El Nuevo Herald, Miami, Estados Unidos, 11 de octubre de 2008
Por Manuel Vázquez Portal
El día que Luis Manuel García Méndez publicó su artículo »El caso Sandra», allá por el año 1986, en la revista cubana Somos Jóvenes, supimos que se rompía definitivamente algo dentro de nosotros. Éramos entonces periodistas jóvenes, soñábamos y queríamos decir la verdad.
Un río tumultuoso nos bramaba por dentro, pero no habíamos hallado la brecha para tanto tropel. Bajo los influjos de los aires de Glasnot que recorrían la metrópolis ideológica, fue quizás aquel artículo sobre la prostitución en Cuba el desembrague de tanto fragor atorado entre pecho y cerebro de una generación que pugnaba por romper el silencio.
Por entonces Fidel Castro negaba aún la existencia del heroico contingente de obreras de la alcoba que galopaba por las calles de Cuba. Era muy arriesgado contradecirlo. Todavía no había aceptado que nuestras jineteras eran las meretrices más cultas del mundo. Aún creía que era cierto que aquellos pobrísimos burdeles que mandó cerrar en la década de los sesentas no se podían regenerar dentro del paraíso socialista.
El, personalmente, había ordenado el desalojo de los lupanares y la incorporación de las proletarias de las sábanas a tareas más dignas de la revolución triunfante. Se había limpiado el país de esa lacra heredada del capitalismo, decía, y no era propicio publicar que una muchacha nacida muchos años después usaba como nombre de batalla el eufónico Sandra y era usada por la policía política para obtener información de algunos extranjeros importantes.
Gracias a ese saneamiento moral de la sociedad cubana yo crecí sin prostíbulos. Y ni falta que me hicieron. La moral había cambiado y algunas muchachas lo sabían. Las libertades les habían llegado hasta el sur de sus ombligos. ¿Burdeles para qué? ¿Armas para qué? ¿Elecciones para qué?
Según me contaban los adultos, para aleccionarme, antes de que yo despertara a la gimnasia erótica, en mi pueblo había dos mancebías famosas con seis u ocho rameras escuálidas que despertaban más condolencia que lujuria. Una era el Rock and Roll, dentro de la ciudad, con un bar, una victrola y algunos cuartos decorados con la torva elegancia que otorga la pobreza y el eterno olor a cuero que se curtía en una tenería colindante.
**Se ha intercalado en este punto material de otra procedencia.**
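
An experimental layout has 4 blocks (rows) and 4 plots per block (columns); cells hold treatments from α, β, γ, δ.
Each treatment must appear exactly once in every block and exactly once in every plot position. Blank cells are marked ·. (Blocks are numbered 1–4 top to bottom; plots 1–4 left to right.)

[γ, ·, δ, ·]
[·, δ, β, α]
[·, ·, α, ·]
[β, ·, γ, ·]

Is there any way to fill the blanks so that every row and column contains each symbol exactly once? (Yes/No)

Block 2, plot 1: block 2 together with plot 1 already contain {α, β, γ, δ} — every symbol — so nothing can go there. The grid has no valid completion.

No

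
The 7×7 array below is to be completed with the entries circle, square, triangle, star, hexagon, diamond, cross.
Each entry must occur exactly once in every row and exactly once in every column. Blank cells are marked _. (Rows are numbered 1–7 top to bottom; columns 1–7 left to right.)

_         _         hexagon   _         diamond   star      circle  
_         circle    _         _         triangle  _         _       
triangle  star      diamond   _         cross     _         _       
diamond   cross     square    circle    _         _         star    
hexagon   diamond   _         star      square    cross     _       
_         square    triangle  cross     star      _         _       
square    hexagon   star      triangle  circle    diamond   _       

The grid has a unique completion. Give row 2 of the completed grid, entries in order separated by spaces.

Row 2, column 3: row 2 has {circle, triangle} and column 3 has {square, triangle, star, hexagon, diamond}, leaving only cross.
Row 2, column 1: row 2 has {circle, triangle, cross} and column 1 has {square, triangle, hexagon, diamond}, leaving only star.
Row 1, column 1: row 1 has {circle, star, hexagon, diamond} and column 1 has {square, triangle, star, hexagon, diamond}, leaving only cross.
Row 1, column 2: row 1 has {circle, star, hexagon, diamond, cross} and column 2 has {circle, square, star, hexagon, diamond, cross}, leaving only triangle.
Row 1, column 4: row 1 has {circle, triangle, star, hexagon, diamond, cross} and column 4 has {circle, triangle, star, cross}, leaving only square.
Row 3, column 4: row 3 has {triangle, star, diamond, cross} and column 4 has {circle, square, triangle, star, cross}, leaving only hexagon.
Row 2, column 4: row 2 has {circle, triangle, star, cross} and column 4 has {circle, square, triangle, star, hexagon, cross}, leaving only diamond.
Row 3, column 7: row 3 has {triangle, star, hexagon, diamond, cross} and column 7 has {circle, star}, leaving only square.
Row 2, column 7: row 2 has {circle, triangle, star, diamond, cross} and column 7 has {circle, square, star}, leaving only hexagon.
Row 2, column 6: row 2 has {circle, triangle, star, hexagon, diamond, cross} and column 6 has {star, diamond, cross}, leaving only square.
So row 2 reads: star circle cross diamond triangle square hexagon.

star circle cross diamond triangle square hexagon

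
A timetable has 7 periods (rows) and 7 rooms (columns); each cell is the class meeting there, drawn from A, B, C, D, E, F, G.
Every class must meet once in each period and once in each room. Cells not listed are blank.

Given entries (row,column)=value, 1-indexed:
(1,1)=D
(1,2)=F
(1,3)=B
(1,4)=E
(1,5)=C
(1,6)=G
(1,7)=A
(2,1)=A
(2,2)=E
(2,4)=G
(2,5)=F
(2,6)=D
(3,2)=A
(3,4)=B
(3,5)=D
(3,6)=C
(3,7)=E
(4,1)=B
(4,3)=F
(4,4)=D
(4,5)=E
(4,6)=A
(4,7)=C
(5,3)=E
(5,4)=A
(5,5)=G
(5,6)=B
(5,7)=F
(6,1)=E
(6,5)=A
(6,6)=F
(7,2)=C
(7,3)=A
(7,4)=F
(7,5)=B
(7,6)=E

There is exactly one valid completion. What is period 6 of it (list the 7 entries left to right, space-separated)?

E B D C A F G

Period 6, room 4: period 6 has {A, E, F} and room 4 has {A, B, D, E, F, G}, leaving only C.
Period 2, room 3: period 2 has {A, D, E, F, G} and room 3 has {A, B, E, F}, leaving only C.
Period 2, room 7: period 2 has {A, C, D, E, F, G} and room 7 has {A, C, E, F}, leaving only B.
Period 3, room 3: period 3 has {A, B, C, D, E} and room 3 has {A, B, C, E, F}, leaving only G.
Period 6, room 3: period 6 has {A, C, E, F} and room 3 has {A, B, C, E, F, G}, leaving only D.
Period 6, room 7: period 6 has {A, C, D, E, F} and room 7 has {A, B, C, E, F}, leaving only G.
Period 6, room 2: period 6 has {A, C, D, E, F, G} and room 2 has {A, C, E, F}, leaving only B.
So period 6 reads: E B D C A F G.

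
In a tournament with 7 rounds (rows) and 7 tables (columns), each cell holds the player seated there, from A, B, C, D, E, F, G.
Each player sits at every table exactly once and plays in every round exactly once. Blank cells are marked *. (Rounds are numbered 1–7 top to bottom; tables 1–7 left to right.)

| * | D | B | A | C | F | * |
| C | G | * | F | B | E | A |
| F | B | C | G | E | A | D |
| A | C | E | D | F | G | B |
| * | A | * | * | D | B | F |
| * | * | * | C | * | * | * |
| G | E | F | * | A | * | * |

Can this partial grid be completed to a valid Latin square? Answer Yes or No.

Round 1, table 1: round 1 has {A, B, C, D, F} and table 1 has {A, C, F, G}, so it must be E.
Now round 5, table 1: round 5 together with table 1 already contain {A, B, C, D, E, F, G} — every symbol — so nothing can go there. The grid has no valid completion.

No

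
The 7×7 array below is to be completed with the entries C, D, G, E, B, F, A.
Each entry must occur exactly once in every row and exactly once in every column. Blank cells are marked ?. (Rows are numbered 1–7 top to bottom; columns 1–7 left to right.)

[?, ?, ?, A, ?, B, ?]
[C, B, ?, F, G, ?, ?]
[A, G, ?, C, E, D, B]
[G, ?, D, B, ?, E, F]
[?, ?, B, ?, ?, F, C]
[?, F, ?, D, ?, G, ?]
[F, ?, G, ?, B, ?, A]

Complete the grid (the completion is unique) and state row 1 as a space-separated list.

D E C A F B G

Row 2, column 6: row 2 has {C, G, B, F} and column 6 has {D, G, E, B, F}, leaving only A.
Row 2, column 3: row 2 has {C, G, B, F, A} and column 3 has {D, G, B}, leaving only E.
Row 2, column 7: row 2 has {C, G, E, B, F, A} and column 7 has {C, B, F, A}, leaving only D.
Row 3, column 3: row 3 has {C, D, G, E, B, A} and column 3 has {D, G, E, B}, leaving only F.
Row 1, column 3: row 1 has {B, A} and column 3 has {D, G, E, B, F}, leaving only C.
Row 6, column 3: row 6 has {D, G, F} and column 3 has {C, D, G, E, B, F}, leaving only A.
Row 6, column 5: row 6 has {D, G, F, A} and column 5 has {G, E, B}, leaving only C.
Row 4, column 5: row 4 has {D, G, E, B, F} and column 5 has {C, G, E, B}, leaving only A.
Row 4, column 2: row 4 has {D, G, E, B, F, A} and column 2 has {G, B, F}, leaving only C.
Row 5, column 5: row 5 has {C, B, F} and column 5 has {C, G, E, B, A}, leaving only D.
Row 1, column 5: row 1 has {C, B, A} and column 5 has {C, D, G, E, B, A}, leaving only F.
Row 5, column 1: row 5 has {C, D, B, F} and column 1 has {C, G, F, A}, leaving only E.
Row 1, column 1: row 1 has {C, B, F, A} and column 1 has {C, G, E, F, A}, leaving only D.
Row 1, column 2: row 1 has {C, D, B, F, A} and column 2 has {C, G, B, F}, leaving only E.
Row 1, column 7: row 1 has {C, D, E, B, F, A} and column 7 has {C, D, B, F, A}, leaving only G.
So row 1 reads: D E C A F B G.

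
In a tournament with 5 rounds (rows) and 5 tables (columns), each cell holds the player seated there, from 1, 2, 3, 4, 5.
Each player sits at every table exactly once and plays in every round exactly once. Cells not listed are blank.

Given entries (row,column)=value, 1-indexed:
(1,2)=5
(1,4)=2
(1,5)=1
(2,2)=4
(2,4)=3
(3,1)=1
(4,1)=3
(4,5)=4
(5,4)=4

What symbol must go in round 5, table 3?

Round 1, table 1: round 1 has {1, 2, 5} and table 1 has {1, 3}, leaving only 4.
Round 1, table 3: round 1 has {1, 2, 4, 5} and table 3 has {}, leaving only 3.
Round 3, table 4: round 3 has {1} and table 4 has {2, 3, 4}, leaving only 5.
Round 4, table 4: round 4 has {3, 4} and table 4 has {2, 3, 4, 5}, leaving only 1.
Round 4, table 2: round 4 has {1, 3, 4} and table 2 has {4, 5}, leaving only 2.
Round 3, table 2: round 3 has {1, 5} and table 2 has {2, 4, 5}, leaving only 3.
Round 3, table 5: round 3 has {1, 3, 5} and table 5 has {1, 4}, leaving only 2.
Round 2, table 5: round 2 has {3, 4} and table 5 has {1, 2, 4}, leaving only 5.
Round 2, table 1: round 2 has {3, 4, 5} and table 1 has {1, 3, 4}, leaving only 2.
Round 2, table 3: round 2 has {2, 3, 4, 5} and table 3 has {3}, leaving only 1.
Round 3, table 3: round 3 has {1, 2, 3, 5} and table 3 has {1, 3}, leaving only 4.
Round 4, table 3: round 4 has {1, 2, 3, 4} and table 3 has {1, 3, 4}, leaving only 5.
Round 5 already has {4} and table 3 already has {1, 3, 4, 5}, so round 5, table 3 must be 2.

2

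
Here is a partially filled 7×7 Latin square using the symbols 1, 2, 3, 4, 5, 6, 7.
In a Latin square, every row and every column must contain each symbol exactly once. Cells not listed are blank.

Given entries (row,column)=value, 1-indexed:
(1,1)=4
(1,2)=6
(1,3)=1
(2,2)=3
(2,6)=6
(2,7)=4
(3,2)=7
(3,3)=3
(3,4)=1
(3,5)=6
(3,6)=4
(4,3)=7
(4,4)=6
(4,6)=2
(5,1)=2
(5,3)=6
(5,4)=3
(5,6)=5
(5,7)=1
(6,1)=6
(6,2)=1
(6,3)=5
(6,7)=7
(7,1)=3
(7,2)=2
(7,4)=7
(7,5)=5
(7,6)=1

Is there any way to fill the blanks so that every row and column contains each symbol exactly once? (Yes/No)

No row or column among the givens repeats a symbol, and propagating forced cells runs into no contradiction.
One valid completion exists (for instance, 4 6 1 2 3 7 5 / 7 3 2 5 1 6 4 / 5 7 3 1 6 4 2 / 1 5 7 6 4 2 3 / 2 4 6 3 7 5 1 / 6 1 5 4 2 3 7 / 3 2 4 7 5 1 6).

Yes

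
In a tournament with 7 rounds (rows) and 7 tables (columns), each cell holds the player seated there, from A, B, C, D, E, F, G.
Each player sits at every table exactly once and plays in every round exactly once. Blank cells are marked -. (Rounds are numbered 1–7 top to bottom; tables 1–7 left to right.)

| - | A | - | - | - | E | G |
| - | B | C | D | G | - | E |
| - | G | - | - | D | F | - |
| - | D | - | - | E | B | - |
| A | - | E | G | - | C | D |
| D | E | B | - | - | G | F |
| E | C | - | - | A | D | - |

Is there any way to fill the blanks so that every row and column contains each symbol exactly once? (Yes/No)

Yes

No round or table among the givens repeats a symbol, and propagating forced cells runs into no contradiction.
One valid completion exists (for instance, C A D B F E G / F B C D G A E / B G A E D F C / G D F C E B A / A F E G B C D / D E B A C G F / E C G F A D B).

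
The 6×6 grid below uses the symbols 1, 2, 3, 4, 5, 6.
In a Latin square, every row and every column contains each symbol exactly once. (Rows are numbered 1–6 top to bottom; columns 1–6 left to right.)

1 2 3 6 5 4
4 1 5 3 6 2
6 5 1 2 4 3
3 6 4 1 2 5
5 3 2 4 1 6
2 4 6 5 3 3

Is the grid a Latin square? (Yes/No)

Column 6 contains 3 twice (at rows 3 and 6), so it is not a permutation.

No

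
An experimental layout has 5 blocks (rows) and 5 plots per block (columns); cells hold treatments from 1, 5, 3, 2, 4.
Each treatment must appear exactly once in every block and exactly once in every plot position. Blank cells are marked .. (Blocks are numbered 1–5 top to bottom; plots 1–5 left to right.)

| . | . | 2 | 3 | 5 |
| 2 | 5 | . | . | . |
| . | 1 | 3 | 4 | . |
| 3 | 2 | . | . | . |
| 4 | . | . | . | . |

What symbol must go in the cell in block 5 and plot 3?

5

Block 1, plot 1: block 1 has {5, 3, 2} and plot 1 has {3, 2, 4}, leaving only 1.
Block 1, plot 2: block 1 has {1, 5, 3, 2} and plot 2 has {1, 5, 2}, leaving only 4.
Block 2, plot 4: block 2 has {5, 2} and plot 4 has {3, 4}, leaving only 1.
Block 2, plot 3: block 2 has {1, 5, 2} and plot 3 has {3, 2}, leaving only 4.
Block 2, plot 5: block 2 has {1, 5, 2, 4} and plot 5 has {5}, leaving only 3.
Block 3, plot 1: block 3 has {1, 3, 4} and plot 1 has {1, 3, 2, 4}, leaving only 5.
Block 3, plot 5: block 3 has {1, 5, 3, 4} and plot 5 has {5, 3}, leaving only 2.
Block 4, plot 4: block 4 has {3, 2} and plot 4 has {1, 3, 4}, leaving only 5.
Block 4, plot 3: block 4 has {5, 3, 2} and plot 3 has {3, 2, 4}, leaving only 1.
Block 5 already has {4} and plot 3 already has {1, 3, 2, 4}, so block 5, plot 3 must be 5.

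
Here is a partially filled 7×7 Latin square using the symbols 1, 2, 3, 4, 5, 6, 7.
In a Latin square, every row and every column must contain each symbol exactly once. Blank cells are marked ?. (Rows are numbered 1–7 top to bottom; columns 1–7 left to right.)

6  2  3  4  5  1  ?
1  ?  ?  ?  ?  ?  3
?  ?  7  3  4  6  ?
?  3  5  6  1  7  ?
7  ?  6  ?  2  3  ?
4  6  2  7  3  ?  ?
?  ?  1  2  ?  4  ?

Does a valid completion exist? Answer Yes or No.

Yes

No row or column among the givens repeats a symbol, and propagating forced cells runs into no contradiction.
One valid completion exists (for instance, 6 2 3 4 5 1 7 / 1 7 4 5 6 2 3 / 5 1 7 3 4 6 2 / 2 3 5 6 1 7 4 / 7 4 6 1 2 3 5 / 4 6 2 7 3 5 1 / 3 5 1 2 7 4 6).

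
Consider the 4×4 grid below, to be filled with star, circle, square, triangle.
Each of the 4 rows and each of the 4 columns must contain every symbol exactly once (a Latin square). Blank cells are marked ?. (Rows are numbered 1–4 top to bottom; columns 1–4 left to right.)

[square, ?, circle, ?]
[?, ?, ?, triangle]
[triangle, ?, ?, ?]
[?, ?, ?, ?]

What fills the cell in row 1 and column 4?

star

Row 1 already has {circle, square} and column 4 already has {triangle}, so row 1, column 4 must be star.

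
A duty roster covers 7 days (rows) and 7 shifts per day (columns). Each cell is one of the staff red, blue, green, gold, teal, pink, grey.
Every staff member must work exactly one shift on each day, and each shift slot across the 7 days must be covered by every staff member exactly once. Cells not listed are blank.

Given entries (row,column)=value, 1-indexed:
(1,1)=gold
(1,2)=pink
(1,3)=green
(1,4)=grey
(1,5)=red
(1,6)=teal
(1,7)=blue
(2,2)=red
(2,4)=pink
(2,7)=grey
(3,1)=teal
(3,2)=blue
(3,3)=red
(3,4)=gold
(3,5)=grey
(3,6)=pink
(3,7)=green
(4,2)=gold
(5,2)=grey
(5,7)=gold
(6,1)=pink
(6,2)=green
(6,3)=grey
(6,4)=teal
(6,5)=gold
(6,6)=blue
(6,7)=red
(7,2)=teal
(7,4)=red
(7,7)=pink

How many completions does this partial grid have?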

La otra se llamaba Cayo Mosquito, en las afueras del pueblo, con ranchones de tablas y techos de guano donde los zancudos se deleitaban en los glúteos desnudos de los febriles usuarios y los borrachos acudían para cantar sus desventuras recostados al regazo de una matrona con ubres de Brown Sweet. Era todo. Como en la mayoría de los pueblos cubanos.
Morón era célebre por el gallo, las centrales azucareras, Turiguanó, la estación de ferrocarriles y la Laguna de la Leche. Los burdeles no figuraban entre los atributos de su fama. Quizás en La Habana había casas públicas lujosas y rentables que Castro visitó en sus años mozos, pero en los pueblitos, sólo tumbaderos de mala muerte con más hambres que placeres. Sin embargo, por las astronómicas cifras que daba el bisoño gobierno castrista parecía que el rubro principal del producto interno bruto nacional bajo la república era el oficio más antiguo del mundo.
Con esas creencias crecimos. Pero un día nos dimos cuenta de que nuestras amigas pujaban entre ellas por casarse con un alto funcionario, un militar de alta graduación o un técnico extranjero radicado en la isla, no importaba que pareciera su abuelo. Eso no era prostitución. El músico cubano Juan Formel lo llamó titimanía. Pero no. Era natural ansia humana por mejorar su modo de vida. Más tarde comprobamos que conocían la nieve y los mares del norte gracias al gran desarrollo alcanzado por la revolución en ese deporte de los aeróbicos de colchón.
Pero eso era en épocas de »El caso Sandra». Para cuando apareciera Habana-Babilonia, el libro de investigación periodística que más tarde Amir Valle publicara bajo el título de Jineteras, ya el asunto se había tornado más peludo o más pelado, que con las modas nunca se sabe. La apertura al turismo internacional trajo consigo una gran fuente de empleos y la carga al degüello de las nuevas amazonas contra el poderío, sobre todo español, se multiplicó ya no en las auténticas hijas de la revolución, sino en sus nietas. Y así nos sorprendió ese documental de Telecinco transmitido por la televisión española y puesto en Youtube que tanto escarceo ha formado, pero que antes, mucho antes, le costó a Luis Manuel carenar en España y a Amir en Alemania. ¿A qué tanta bulla ahora?